Und ich fand ihn einfach Super.. Schau mir immer mal wieder ''sharkmen'' (ein Hai Sendung auf NatGeo Wild) an. Da gehts um eine Crew die in den Meeren Weiße Haie fängt, markiert und wieder frei lässt. Dort war Paul Teil der Crew. Das was mir so gefallen hat war einfach, das Paul nie einen auf dicke Hose gemacht hat. Im gegenteil, er verhielt sich immer im Hintergrund, hat die ''dreckarbeit'' gemacht und den anderen Jungs geholfen. Er hat nie groß geredet oder zur Kamera etwas gesagt, er war einfach Teil der Crew und wenn man ihn nicht kannte (wie ich) hätte man nicht gewusst das er ein Erfolgreicher Schauspieler ist. 

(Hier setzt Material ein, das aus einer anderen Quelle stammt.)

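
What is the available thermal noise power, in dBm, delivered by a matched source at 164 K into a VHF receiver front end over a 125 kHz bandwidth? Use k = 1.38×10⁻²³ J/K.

P_n = kTB = 1.38×10⁻²³ × 164 × 1.25×10⁵ = 2.83×10⁻¹⁶ W
In dBm: 10 log₁₀(2.83×10⁻¹⁶ / 10⁻³) = −125.5 dBm

−125.5 dBm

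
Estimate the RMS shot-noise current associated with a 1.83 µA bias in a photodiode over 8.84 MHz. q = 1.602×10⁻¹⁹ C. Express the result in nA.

I_n = √(2qI·B)
2qI·B = 2 × 1.602×10⁻¹⁹ × 1.83×10⁻⁶ × 8.84×10⁶ = 5.18×10⁻¹⁸ A²
I_n = √(5.18×10⁻¹⁸) = 2.28×10⁻⁹ A = 2.28 nA

2.28 nA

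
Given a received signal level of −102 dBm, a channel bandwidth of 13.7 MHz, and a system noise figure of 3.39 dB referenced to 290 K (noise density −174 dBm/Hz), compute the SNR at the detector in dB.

−2.8 dB

Noise floor: N = −174 + 10 log₁₀(B) + NF
10 log₁₀(1.37×10⁷) = 71.37 dB
N = −174 + 71.37 + 3.39 = −99.24 dBm
SNR = P_sig − N = −102 − (−99.24) = −2.76 dB → −2.8 dB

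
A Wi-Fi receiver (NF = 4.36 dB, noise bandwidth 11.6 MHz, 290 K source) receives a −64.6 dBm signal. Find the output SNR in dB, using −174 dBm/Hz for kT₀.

34.4 dB

Noise floor: N = −174 + 10 log₁₀(B) + NF
10 log₁₀(1.16×10⁷) = 70.64 dB
N = −174 + 70.64 + 4.36 = −99.00 dBm
SNR = P_sig − N = −64.6 − (−99.00) = 34.40 dB → 34.4 dB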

Ich weiß es steben alle paar sekunden genug Menschen, aber Paul Walkers tot hat mich echt getroffen. Wie schon oben jemand erwähnt hat er hatte außer der Fast & Furious Reihe noch nen paar Klasse Filme (Joyride, Running Scared, Antarctica) und hoffe seine Tochter packt das alles und er ruht in Frieden.


----------



## WhiteGal (8 Dez. 2013)

RIP babe


----------



## werbi (10 Dez. 2013)

Das ist sehr traurig mit dem Tod von Paul Walker. Danke für deine tollen Filme.


----------



## PaulWalker.de (17 Dez. 2013)

Konnte es selbst nicht fassen, als ich es an dem Tag erfahren habe ... Da ist eine Welt zusammengebrochen ...


----------



## defjam (17 Dez. 2013)

R.I.P. only the good die young!


----------



## pool21 (14 Jan. 2014)

R.I.P. Paul Walker


----------



## Punisher (18 Mai 2014)

r.i.p.




.


----------



## Punisher (18 Mai 2014)

r.i.p.




.


----------



## Lupin (19 Mai 2014)

Geschichte ...wiederholt sich doch....James Dean.....Steve Mc Queen.....Paul Walker....Schade!!!


----------



## Mara.R (25 Juli 2014)

Unfassbar gewesen.


----------



## Balkan (23 Dez. 2014)

Schade war ein cooler Schauspieler.


----------